Ooid shoals are present (1) in the high-energy zones of carbonate ramps, (2) across broad shelves, and (3) along rimmed carbonate shelf edges. Shoals generally form as depositional strike-oriented or dip-oriented sand bodies in these settings. Marine sand belts, locally present along the shelf edge of the Great Bahama and Little Bahama Banks, are depositional strike-oriented sand shoals made of flood ramps, shields, and channels that terminate in spillover lobes. Their geometry results from an interplay between storm-generated and tide-generated currents with the sea floor.

Mississippian oolitic limestones (St. Louis Limestone B-zone), whose geometries resemble modern Bahamian ooid shoals, produce oil and are current exploration targets in southwestern Kansas (Hugoton embayment). Thus, a sedimentological and stratigraphic study of a producing field (Damme field, Finney County, Kansas) and a comparison to modern ooid sand bodies were justified.
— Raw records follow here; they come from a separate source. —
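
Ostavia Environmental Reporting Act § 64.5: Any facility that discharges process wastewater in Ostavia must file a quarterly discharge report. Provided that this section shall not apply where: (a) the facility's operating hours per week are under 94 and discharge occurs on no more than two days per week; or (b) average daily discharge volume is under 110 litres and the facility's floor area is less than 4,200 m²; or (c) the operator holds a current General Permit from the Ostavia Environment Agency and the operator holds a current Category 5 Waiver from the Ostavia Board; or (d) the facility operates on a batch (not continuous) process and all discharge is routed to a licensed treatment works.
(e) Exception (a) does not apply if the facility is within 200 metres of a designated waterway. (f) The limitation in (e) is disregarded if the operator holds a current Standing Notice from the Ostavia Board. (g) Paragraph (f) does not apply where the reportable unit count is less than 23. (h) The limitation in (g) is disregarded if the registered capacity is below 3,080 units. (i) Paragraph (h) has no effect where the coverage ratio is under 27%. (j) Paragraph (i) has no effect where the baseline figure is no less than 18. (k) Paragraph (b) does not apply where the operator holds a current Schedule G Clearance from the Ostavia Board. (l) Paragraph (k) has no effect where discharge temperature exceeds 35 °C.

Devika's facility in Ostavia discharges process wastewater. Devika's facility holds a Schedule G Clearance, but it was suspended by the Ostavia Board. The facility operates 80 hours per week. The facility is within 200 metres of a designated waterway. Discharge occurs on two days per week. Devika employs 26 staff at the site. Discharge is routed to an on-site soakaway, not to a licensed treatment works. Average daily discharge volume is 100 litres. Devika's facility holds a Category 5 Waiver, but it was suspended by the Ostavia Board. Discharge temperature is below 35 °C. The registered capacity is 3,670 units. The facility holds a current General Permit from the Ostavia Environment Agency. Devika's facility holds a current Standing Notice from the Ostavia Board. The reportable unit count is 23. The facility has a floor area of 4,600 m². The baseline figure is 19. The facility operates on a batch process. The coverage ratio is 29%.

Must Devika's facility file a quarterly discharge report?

No — exception (a) applies; Devika's facility is not required to file a quarterly discharge report.

All of (a)'s requirements are met (the facility's operating hours per week are 80, under the 94 limit; discharge occurs on no more than two days per week). Considering the limiting provisions: (e) would limit (a) — the facility is within 200 m of a designated waterway — but (f) sets (e) aside: (f) operates against (e): a current Standing Notice is held. (g) does not operate here (the reportable unit count is 23, not less than 23), so (f) stands. So (a) applies.
Exception (b) fails — the facility's floor area is 4,600 m², not less than 4,200 m².
Exception (c) requires that the operator holds a current Category 5 Waiver from the Ostavia Board; but no current Category 5 Waiver is held, so (c) is unavailable.
Exception (d) does not apply: discharge is not routed to a licensed treatment works.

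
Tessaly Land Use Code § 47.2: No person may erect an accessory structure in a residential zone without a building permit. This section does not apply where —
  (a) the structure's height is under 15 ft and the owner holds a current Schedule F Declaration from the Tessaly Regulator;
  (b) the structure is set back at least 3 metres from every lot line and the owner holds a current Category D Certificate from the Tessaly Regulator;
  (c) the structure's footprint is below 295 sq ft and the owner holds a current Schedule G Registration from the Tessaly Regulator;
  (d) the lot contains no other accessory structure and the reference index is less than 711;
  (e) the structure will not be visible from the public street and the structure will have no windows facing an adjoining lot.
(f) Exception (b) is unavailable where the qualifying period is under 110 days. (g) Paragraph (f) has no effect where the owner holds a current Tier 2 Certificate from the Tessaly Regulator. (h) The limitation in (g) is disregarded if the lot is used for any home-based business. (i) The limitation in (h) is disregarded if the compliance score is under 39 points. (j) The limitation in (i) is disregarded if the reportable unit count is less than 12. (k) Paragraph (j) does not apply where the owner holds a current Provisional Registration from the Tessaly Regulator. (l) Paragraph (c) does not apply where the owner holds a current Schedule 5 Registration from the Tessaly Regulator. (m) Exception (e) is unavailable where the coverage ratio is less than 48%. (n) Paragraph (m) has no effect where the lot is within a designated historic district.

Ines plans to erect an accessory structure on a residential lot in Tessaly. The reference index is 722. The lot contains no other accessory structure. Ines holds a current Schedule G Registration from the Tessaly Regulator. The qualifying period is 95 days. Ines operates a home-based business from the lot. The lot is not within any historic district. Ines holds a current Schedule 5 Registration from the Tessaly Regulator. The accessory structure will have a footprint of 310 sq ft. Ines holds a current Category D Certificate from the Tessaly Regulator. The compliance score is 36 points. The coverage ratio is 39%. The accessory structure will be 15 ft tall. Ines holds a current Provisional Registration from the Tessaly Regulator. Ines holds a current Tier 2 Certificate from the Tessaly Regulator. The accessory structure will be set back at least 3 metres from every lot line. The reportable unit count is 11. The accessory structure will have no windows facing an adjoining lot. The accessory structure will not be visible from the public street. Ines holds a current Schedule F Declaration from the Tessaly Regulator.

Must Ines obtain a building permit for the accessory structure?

Exception (a) requires that the structure's height is under 15 ft; but the structure's height is 15 ft, not under 15 ft, so (a) is unavailable.
Exception (b)'s conditions are all satisfied: the setback is at least 3 m on every side; a current Category D Certificate is held. Under paragraphs (f)–(k): (f) is engaged (the qualifying period is 95 days, under the 110 days limit), but is overridden by (g): (g) applies — a current Tier 2 Certificate is held. (h) operates (a home-based business operates on the lot), but is set aside by (i): (i) applies — the compliance score is 36 points, under the 39 points limit. (j) would limit (i) — the reportable unit count is 11, less than the 12 limit — but (k) sets (j) aside: (k) operates against (j): a current Provisional Registration is held. (b) remains available.
Exception (c) does not apply: the structure's footprint is 310 sq ft, not below 295 sq ft.
Exception (d) requires that the reference index is less than 711; but the reference index is 722, not less than 711, so (d) is unavailable.
Exception (e) is satisfied on its face — the structure will not be visible from the street; no windows face an adjoining lot. Turning to paragraphs (m)–(n): (m) operates against (e): the coverage ratio is 39%, less than the 48% limit. (n), which would lift (m), is inapplicable — the lot is not in a historic district. Exception (e) does not apply.

No — exception (b) applies; Ines does not need a building permit.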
The St. Louis Limestone is overlain by the Ste. Genevieve Limestone (nonproductive) in Damme field. Both formations consist of five lithofacies: (1) skeletal wackestones in an open marine shelf, (2) porous, skeletal, ooid grainstone in a marine sand belt, (3) sandy, peloid-ooid, skeletal grainstone in a mobile grain shoal, (4) quartzarenite in a tidal inlet, and (5) fenestral lime mudstone in an intertidal mud flat. Porous grainstones of lithofacies 2 form an elongate (northwest-southeast), lenticular body 10 mi (16 km) long, 2 mi (3.2 km) wide, and up to 18 ft (5.5 m) thick. Its shape and geometry are nearly the same as the marine sand belts of the Bahamas.

Lithofacies arrangements indicate two styles of shallowing-upward depositional cycles; the lower St. Louis cycle was deposited during a relative sea level rise, and the overlying Ste. Genevieve cycles were deposited after a relative drop of sea level, an event signalled by the influx of siliciclastic sediments into the carbonate shelf from the Central Kansas uplift and/or Transcontinental arch.